JJ Richards quiet as ACCC takes aim in court


Regulator says some of the big waste fleet owner's small business contracts are void

JJ Richards quiet as ACCC takes aim in court
JJ Richards has a Federal Court date with the ACCC

 

The Australian Competition and Consumer Commission (ACCC) says it has started proceedings in the Federal Court against waste industry giant JJ Richards & Sons in a high-profile test of recent small business contract protections.

From November 12 last year, the unfair contract terms provisions of the Australian Consumer Law (ACL)were extended to cover standard form contracts involving small businesses, it points out.

The ACCC alleges that eight clauses in the company’s standard form small business contract are void because they are unfair under the ACL.

ATN is awaiting a response from the company.

A big fleet owner, JJ Richards is one of the largest privately-owned waste management companies in Australia and provides recycling, sanitary, and green waste collection services.

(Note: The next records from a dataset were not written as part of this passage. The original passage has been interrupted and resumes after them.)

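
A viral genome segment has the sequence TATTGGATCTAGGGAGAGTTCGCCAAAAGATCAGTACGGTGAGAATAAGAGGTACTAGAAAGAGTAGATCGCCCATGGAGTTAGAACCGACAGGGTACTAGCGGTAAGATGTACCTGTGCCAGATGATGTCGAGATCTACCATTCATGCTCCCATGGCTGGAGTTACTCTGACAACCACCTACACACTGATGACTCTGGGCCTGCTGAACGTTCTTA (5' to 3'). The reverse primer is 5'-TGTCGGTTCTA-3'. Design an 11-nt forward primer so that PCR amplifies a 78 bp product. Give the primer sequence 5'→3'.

The reverse primer's reverse complement TAGAACCGACA matches the template at positions 82–92, so the product ends at position 92.
A 78 bp product then starts at position 92 − 78 + 1 = 15.
The forward primer is identical to the top strand there: AGAGTTCGCCA.

5'-AGAGTTCGCCA-3'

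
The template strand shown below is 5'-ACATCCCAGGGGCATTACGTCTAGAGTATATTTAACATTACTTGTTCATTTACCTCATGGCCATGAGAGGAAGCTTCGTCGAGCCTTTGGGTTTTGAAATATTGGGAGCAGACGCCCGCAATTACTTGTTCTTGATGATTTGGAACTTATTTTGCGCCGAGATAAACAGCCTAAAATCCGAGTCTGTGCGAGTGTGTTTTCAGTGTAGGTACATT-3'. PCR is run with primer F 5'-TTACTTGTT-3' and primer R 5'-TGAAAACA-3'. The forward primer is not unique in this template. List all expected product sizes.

165 bp, 81 bp

The forward primer TTACTTGTT matches the top strand at positions 38–46, 122–130.
The reverse primer's reverse complement is TGTTTTCA, matching at positions 195–202.
Each forward site pairs with the reverse site to give a product ending at position 202: sizes 165, 81 bp.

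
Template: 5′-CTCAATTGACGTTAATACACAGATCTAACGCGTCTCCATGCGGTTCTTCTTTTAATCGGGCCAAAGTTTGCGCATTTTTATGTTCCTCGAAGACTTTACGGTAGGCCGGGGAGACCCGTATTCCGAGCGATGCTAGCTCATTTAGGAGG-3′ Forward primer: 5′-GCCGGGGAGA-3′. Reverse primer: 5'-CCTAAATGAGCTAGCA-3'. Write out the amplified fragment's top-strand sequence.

5'-GCCGGGGAGACCCGTATTCCGAGCGATGCTAGCTCATTTAGG-3'

The forward primer matches the template at positions 105–114.
Taking the reverse complement of CCTAAATGAGCTAGCA gives TGCTAGCTCATTTAGG, found at positions 131–146 on the template; the primer anneals here to the top strand with its 3' end pointing upstream.
The product is the template from position 105 through 146 (42 bp).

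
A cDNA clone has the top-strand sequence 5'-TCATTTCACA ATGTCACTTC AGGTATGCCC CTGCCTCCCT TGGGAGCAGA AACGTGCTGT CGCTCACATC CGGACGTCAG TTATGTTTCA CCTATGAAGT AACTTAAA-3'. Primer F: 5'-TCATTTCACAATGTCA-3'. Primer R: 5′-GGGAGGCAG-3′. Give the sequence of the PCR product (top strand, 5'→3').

5'-TCATTTCACAATGTCACTTCAGGTATGCCCCTGCCTCCC-3'

Forward primer TCATTTCACAATGTCA is found on the top strand at positions 1–16.
Taking the reverse complement of GGGAGGCAG gives CTGCCTCCC, found at positions 31–39 on the template; the primer anneals here to the top strand with its 3' end pointing upstream.
The product is the template from position 1 through 39 (39 bp).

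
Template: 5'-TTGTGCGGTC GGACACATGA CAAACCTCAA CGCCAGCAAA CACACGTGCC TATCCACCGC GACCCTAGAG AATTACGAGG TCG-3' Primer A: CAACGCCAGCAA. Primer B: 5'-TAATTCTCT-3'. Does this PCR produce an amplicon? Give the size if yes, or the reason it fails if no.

Primer A (CAACGCCAGCAA) matches the top strand at positions 28–39; it acts as a forward primer.
Primer B's reverse complement is AGAGAATTA, matching the top strand at positions 67–75; it acts as a reverse primer.
The 3' ends face each other across positions 28–75, giving a 48 bp product.

Yes — a 48 bp product.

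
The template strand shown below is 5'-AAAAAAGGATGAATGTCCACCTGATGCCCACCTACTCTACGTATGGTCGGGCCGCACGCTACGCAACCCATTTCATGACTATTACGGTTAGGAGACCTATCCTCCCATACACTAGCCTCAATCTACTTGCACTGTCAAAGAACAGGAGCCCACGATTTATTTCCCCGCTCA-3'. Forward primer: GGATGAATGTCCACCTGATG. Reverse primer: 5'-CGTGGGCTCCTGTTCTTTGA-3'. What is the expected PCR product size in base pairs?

148 bp

Forward primer GGATGAATGTCCACCTGATG is found on the top strand at positions 7–26.
Reverse complement of the reverse primer: TCAAAGAACAGGAGCCCACG. This occurs on the top strand at positions 135–154.
The product runs from position 7 to position 154, so its length is 154 − 7 + 1 = 148 bp.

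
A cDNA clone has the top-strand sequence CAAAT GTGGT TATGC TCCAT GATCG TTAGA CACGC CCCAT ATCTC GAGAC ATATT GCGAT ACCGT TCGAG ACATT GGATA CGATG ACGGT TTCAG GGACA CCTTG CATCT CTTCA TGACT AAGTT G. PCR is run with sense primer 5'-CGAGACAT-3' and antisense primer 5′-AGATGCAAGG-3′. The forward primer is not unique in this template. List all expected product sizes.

The forward primer CGAGACAT matches the top strand at positions 45–52, 67–74.
The reverse primer's reverse complement is CCTTGCATCT, matching at positions 101–110.
Each forward site pairs with the reverse site to give a product ending at position 110: sizes 66, 44 bp.

66 bp, 44 bp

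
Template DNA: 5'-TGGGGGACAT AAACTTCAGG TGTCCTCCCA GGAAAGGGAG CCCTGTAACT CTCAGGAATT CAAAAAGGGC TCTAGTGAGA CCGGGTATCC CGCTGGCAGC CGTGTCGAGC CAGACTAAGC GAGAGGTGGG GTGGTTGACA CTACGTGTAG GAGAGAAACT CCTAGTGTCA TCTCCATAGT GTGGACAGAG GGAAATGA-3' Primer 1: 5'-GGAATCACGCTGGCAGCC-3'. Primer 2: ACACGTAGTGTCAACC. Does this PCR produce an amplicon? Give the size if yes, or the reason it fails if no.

Primer 1 (GGAATCACGCTGGCAGCC) does not match the top strand, and its reverse complement GGCTGCCAGCGTGATTCC does not match either.
With no annealing site for primer 1, no amplification occurs.

No product — primer 1 has no binding site in the template.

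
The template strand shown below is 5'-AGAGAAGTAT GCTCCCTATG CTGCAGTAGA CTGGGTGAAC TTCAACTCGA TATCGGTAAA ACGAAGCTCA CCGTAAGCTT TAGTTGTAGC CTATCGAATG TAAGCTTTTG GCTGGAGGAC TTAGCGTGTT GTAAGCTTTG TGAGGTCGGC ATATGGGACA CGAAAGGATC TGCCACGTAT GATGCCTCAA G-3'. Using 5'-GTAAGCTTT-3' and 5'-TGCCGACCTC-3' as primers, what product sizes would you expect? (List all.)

79 bp, 52 bp, 21 bp

The forward primer GTAAGCTTT matches the top strand at positions 73–81, 100–108, 131–139.
The reverse primer's reverse complement is GAGGTCGGCA, matching at positions 142–151.
Each forward site pairs with the reverse site to give a product ending at position 151: sizes 79, 52, 21 bp.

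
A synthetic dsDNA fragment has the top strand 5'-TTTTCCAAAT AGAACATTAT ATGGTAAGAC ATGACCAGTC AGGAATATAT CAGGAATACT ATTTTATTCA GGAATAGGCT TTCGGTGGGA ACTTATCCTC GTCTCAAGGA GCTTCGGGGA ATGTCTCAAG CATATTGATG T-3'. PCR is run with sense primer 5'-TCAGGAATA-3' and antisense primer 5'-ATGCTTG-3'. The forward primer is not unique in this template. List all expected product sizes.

The forward primer TCAGGAATA matches the top strand at positions 39–47, 50–58, 68–76.
The reverse primer's reverse complement is CAAGCAT, matching at positions 127–133.
Each forward site pairs with the reverse site to give a product ending at position 133: sizes 95, 84, 66 bp.

95 bp, 84 bp, 66 bp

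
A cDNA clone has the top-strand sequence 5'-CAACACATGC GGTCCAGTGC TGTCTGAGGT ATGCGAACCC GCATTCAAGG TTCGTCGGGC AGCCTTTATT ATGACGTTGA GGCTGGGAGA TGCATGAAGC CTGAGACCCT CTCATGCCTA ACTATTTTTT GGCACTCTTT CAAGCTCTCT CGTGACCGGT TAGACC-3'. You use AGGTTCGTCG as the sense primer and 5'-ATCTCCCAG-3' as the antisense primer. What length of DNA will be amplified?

The forward primer matches the template at positions 48–57.
The reverse primer's reverse complement is CTGGGAGAT, which matches the template at positions 83–91.
Product length = (reverse-primer end) − (forward-primer start) + 1 = 91 − 48 + 1 = 44 bp.

44 bp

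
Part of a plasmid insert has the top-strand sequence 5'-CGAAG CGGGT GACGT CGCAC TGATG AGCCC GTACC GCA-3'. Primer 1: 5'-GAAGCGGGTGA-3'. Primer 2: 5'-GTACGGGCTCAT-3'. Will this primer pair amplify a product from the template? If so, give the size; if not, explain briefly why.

Yes — a 33 bp product.

Primer 1 (GAAGCGGGTGA) matches the top strand at positions 2–12; it acts as a forward primer.
Primer 2's reverse complement is ATGAGCCCGTAC, matching the top strand at positions 23–34; it acts as a reverse primer.
The 3' ends face each other across positions 2–34, giving a 33 bp product.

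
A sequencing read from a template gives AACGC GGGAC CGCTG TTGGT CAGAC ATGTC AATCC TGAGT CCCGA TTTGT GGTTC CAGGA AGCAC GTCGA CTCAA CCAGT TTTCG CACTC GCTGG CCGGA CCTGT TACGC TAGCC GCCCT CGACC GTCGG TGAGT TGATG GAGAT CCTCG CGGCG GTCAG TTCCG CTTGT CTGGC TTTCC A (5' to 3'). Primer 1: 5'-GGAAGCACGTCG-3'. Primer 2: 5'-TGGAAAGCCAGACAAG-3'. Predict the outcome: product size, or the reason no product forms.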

The ACCC alleges that until at least April this year, JJ Richards entered into standard form contracts containing terms the ACCC alleges are unfair because they:

  • create a significant imbalance in the rights and obligations of JJ Richards and small businesses
  • are not reasonably necessary to protect JJ Richard’s legitimate interests
  • would, if relied on, cause significant financial detriment to small businesses.

"This is the first time the ACCC has taken court action to enforce the new laws that protect small businesses from unfair contract terms," ACCC deputy chair Dr Michael Schaper says.

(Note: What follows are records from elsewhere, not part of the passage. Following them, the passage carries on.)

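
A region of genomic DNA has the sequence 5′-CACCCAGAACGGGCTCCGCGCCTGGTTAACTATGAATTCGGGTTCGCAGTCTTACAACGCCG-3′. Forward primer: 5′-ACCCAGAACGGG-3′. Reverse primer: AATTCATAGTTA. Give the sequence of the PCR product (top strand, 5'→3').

Forward primer ACCCAGAACGGG is found on the top strand at positions 2–13.
Reverse complement of the reverse primer: TAACTATGAATT. This occurs on the top strand at positions 27–38.
The product is the template from position 2 through 38 (37 bp).

5'-ACCCAGAACGGGCTCCGCGCCTGGTTAACTATGAATT-3'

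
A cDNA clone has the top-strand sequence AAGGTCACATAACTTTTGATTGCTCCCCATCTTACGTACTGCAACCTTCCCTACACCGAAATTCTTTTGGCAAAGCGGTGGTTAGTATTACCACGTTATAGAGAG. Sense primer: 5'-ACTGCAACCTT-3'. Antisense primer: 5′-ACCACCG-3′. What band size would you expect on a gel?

45 bp

Scanning the template, ACTGCAACCTT occurs at positions 38–48; this primer anneals to the bottom strand there with its 3' end pointing downstream.
The reverse primer's reverse complement is CGGTGGT, which matches the template at positions 76–82.
The product runs from position 38 to position 82, so its length is 82 − 38 + 1 = 45 bp.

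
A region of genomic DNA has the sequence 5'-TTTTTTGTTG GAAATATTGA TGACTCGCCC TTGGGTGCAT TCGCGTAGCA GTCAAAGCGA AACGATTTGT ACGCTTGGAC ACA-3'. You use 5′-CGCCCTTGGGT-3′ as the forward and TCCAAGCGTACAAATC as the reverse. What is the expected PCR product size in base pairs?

Forward primer CGCCCTTGGGT is found on the top strand at positions 26–36.
Taking the reverse complement of TCCAAGCGTACAAATC gives GATTTGTACGCTTGGA, found at positions 64–79 on the template; the primer anneals here to the top strand with its 3' end pointing upstream.
Amplicon spans positions 26–79: 54 bp.

54 bp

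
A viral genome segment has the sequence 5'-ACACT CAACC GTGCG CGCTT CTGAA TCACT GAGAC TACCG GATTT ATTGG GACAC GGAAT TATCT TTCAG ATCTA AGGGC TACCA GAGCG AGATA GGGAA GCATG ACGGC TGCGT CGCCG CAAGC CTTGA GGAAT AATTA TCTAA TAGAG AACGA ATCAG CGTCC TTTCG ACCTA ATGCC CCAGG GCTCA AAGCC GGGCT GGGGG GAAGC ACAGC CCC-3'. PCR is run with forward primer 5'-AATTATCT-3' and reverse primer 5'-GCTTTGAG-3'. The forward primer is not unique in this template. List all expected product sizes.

137 bp, 59 bp

The forward primer AATTATCT matches the top strand at positions 58–65, 136–143.
The reverse primer's reverse complement is CTCAAAGC, matching at positions 187–194.
Each forward site pairs with the reverse site to give a product ending at position 194: sizes 137, 59 bp.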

"Where we identify large operators, like JJ Richards, using unfair contract terms that cause harm to small businesses, we will take appropriate enforcement action."

The ACCC alleges eight unfair contract terms:

  • bind customers to subsequent contracts unless they cancel the contract within 30 days before the end of the term
  • allow JJ Richards to unilaterally increase its prices
  • remove any liability for the company where its performance is "prevented or hindered in any way"
  • allow it to charge customers for services not rendered for reasons that are beyond the customer’s control
  • grant JJ Richards exclusive rights to remove waste from a customer’s premises
  • allow JJ Richards to suspend its service but continue to charge the customer if payment is not made after seven days;
  • create an unlimited indemnity in favour of JJ Richards
  • prevent customers from terminating their contracts if they have payments outstanding and entitles JJ Richards to continue charging customers equipment rental after the termination of the contract.

"In 2016 the ACCC engaged with a range of industries to encourage compliance with the new laws and reviewed small business contracts in a range of industries, including the waste management industry," Schaper says.

"This action should serve as a reminder to large businesses that haven’t already to review their standard form contracts to ensure they aren’t considered to be unfair under the changes to the law."

The ACCC seeks declarations that the terms are unfair and consequently void, and injunctions to prevent JJ Richards from relying on those terms or entering into future contracts with small businesses that contain them.